Understanding the Grandfather-Father-Son Strategy
A typical implementation of this data backup pattern:
- Makes one backup per week (the father)
- Performs daily backups (the son)
- And keeps one backup per month (grandfather)
Figure 2 illustrates how such a schedule could look with the weekly “father” and monthly “grandfather” data backups on Monday night, as well as the daily “son” backups.
The grandfather-father-son backup strategy is a sophisticated concept covering various scenarios in which companies need backups. The first scenario is about operational mistakes. In theory, admins never delete productive databases by mistake.
Similarly, engineers should carefully test configuration changes on test systems before applying them to production systems. But if reality beats theory, engineers have to roll back servers and components quickly to a state before the mess happened —and the solution is to employ a recent update, such as one from the day before. The “son” backup meets this requirement.
When ransomware gangs or governmental-sponsored actors infiltrate an IT landscape, they might remain undetected for days or weeks. So, yesterday’s backup doesn’t help as much. Instead, engineers have to roll back configurations and applications (not business data) to a state weeks ago before the infiltration. For this purpose, the “grandfather” backup is ideal.
These two sample scenarios are essential for the cloud world as well. What changes are the new data backup features available in the cloud, such as object versioning or point-in-time recovery.
Point-in-time recovery (PITR) has already been available for various databases for a while, but public clouds accelerate the adaption and integration into corporate backup strategies. PITR is a time-travel tool allowing admins and engineers to roll back a database state to any given time, e.g., within the last week or month (Figure 3, left). If available and active, PITR makes daily and weekly backups obsolete. Depending on the concrete needs, risk appetite, and features of a specific cloud service, companies need the “grandfather” backup in addition to PITR.

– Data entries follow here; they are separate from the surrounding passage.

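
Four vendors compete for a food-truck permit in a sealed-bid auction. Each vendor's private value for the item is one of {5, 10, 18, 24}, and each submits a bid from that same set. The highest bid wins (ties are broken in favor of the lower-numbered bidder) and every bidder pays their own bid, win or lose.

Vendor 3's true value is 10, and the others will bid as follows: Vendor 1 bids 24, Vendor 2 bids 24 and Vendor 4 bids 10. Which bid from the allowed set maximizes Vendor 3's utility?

Bid 5: loses but pays 5, utility -5.
Bid 10: loses but pays 10, utility -10.
Bid 18: loses but pays 18, utility -18.
Bid 24: loses but pays 24, utility -24.
The best choice is 5 with utility -5.

5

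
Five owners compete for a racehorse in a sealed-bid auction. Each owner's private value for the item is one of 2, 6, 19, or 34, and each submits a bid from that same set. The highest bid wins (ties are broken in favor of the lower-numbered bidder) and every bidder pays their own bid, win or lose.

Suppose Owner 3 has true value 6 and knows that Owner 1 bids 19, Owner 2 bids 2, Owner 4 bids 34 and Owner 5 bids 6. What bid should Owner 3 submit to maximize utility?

Bid 2: loses but pays 2, utility -2.
Bid 6: loses but pays 6, utility -6.
Bid 19: loses but pays 19, utility -19.
Bid 34: wins, pays 34, utility 6 - 34 = -28.
The best choice is 2 with utility -2.

2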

Object versioning is another concept, helpful especially for object storage. When users, scripts, or applications replace an object with a newer version, the cloud keeps the old version for a defined period (Figure 3, right). During this period, there is no need for additional backups (e.g., daily or weekly), though architects might have to configure long-term backups extra.

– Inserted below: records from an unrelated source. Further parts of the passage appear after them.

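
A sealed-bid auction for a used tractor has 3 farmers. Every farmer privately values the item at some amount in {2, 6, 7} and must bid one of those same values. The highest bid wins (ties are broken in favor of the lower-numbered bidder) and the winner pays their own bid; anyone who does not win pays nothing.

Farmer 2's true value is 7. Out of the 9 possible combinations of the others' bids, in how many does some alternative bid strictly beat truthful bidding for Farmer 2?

Others bid (2, 2): truth gives 0; bid 6 gives 1 > 0. Violating.
Others bid (2, 6): truth gives 0; bid 6 gives 1 > 0. Violating.
Others bid (2, 7): truth gives 0; no alternative beats it.
Others bid (6, 2): truth gives 0; no alternative beats it.
(Checking all 9 profiles: 2 have a profitable deviation, 7 do not.)

2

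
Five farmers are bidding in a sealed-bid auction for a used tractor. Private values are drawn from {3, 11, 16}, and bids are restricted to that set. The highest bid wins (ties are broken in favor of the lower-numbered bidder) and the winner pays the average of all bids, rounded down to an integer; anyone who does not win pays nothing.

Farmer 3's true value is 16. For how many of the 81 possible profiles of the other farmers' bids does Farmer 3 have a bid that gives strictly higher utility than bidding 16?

4

Others bid (3, 3, 3, 3): truth gives 11; bid 11 gives 12 > 11. Violating.
Others bid (3, 3, 3, 11): truth gives 9; bid 11 gives 10 > 9. Violating.
Others bid (3, 3, 11, 3): truth gives 9; bid 11 gives 10 > 9. Violating.
Others bid (3, 3, 11, 11): truth gives 8; bid 11 gives 9 > 8. Violating.
Others bid (3, 3, 3, 16): truth gives 8; no alternative beats it.
Others bid (3, 3, 11, 16): truth gives 7; no alternative beats it.
(Checking all 81 profiles: 4 have a profitable deviation, 77 do not.)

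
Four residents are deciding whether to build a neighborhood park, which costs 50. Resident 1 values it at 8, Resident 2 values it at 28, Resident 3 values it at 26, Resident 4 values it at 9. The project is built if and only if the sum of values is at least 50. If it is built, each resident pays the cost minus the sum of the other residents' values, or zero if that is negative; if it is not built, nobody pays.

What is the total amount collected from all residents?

12

Total value 71 ≥ cost 50, so it is built.
Resident 1: others sum to 63; max(0, 50 - 63) = 0.
Resident 2: others sum to 43; max(0, 50 - 43) = 7.
Resident 3: others sum to 45; max(0, 50 - 45) = 5.
Resident 4: others sum to 62; max(0, 50 - 62) = 0.
Total collected = 0 + 7 + 5 + 0 = 12.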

Traditional Backup Rules Still Applicable Today
It was never easier to configure backups than in the cloud. A few clicks and you’re done – and yet, enormous bills for storage consumption might ruin your business case. To prevent costs from skyrocketing, architects must consider the cost-benefit relation when defining the cloud backup strategy. Keeping your monthly backups for a year means you have twelve versions. There are four more versions for keeping the weekly backups for a month. Plus, if you perform full daily backups and store them for a week, these are seven additional versions. So, the backup storage volume is 21 times higher than the one for production.

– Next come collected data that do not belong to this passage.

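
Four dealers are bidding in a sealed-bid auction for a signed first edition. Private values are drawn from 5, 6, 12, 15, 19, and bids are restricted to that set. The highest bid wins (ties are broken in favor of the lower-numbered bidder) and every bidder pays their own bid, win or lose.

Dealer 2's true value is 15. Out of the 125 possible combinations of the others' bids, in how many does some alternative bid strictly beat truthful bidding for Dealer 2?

95

Others bid (5, 5, 5): truth gives 0; bid 6 gives 9 > 0. Violating.
Others bid (5, 5, 6): truth gives 0; bid 6 gives 9 > 0. Violating.
Others bid (5, 5, 12): truth gives 0; bid 12 gives 3 > 0. Violating.
Others bid (5, 5, 19): truth gives -15; bid 19 gives -4 > -15. Violating.
Others bid (5, 5, 15): truth gives 0; no alternative beats it.
Others bid (5, 6, 15): truth gives 0; no alternative beats it.
(Checking all 125 profiles: 95 have a profitable deviation, 30 do not.)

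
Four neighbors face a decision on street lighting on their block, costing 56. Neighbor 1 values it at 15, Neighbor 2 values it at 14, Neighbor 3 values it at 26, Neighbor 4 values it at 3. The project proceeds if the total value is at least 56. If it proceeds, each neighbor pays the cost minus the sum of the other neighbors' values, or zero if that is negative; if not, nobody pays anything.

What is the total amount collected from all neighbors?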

Established, traditional backup rules such as 3-2-1 and grandfather-father-son are still relevant for today’s cloud architectures. Their relevance comes more from the requirements behind the strategies rather than their exact rules and technologies. However, clouds also come with new features, including redundancy and cloud backup features most medium and small companies would never have dreamed of some years ago.
Thus, the task for cloud engineers is not to implement the patterns as before. They should take the still-valid old requirements and address them with today’s cloud features. Thereby, IT departments can define and implement cost-effective and forward-looking cloud backup strategies.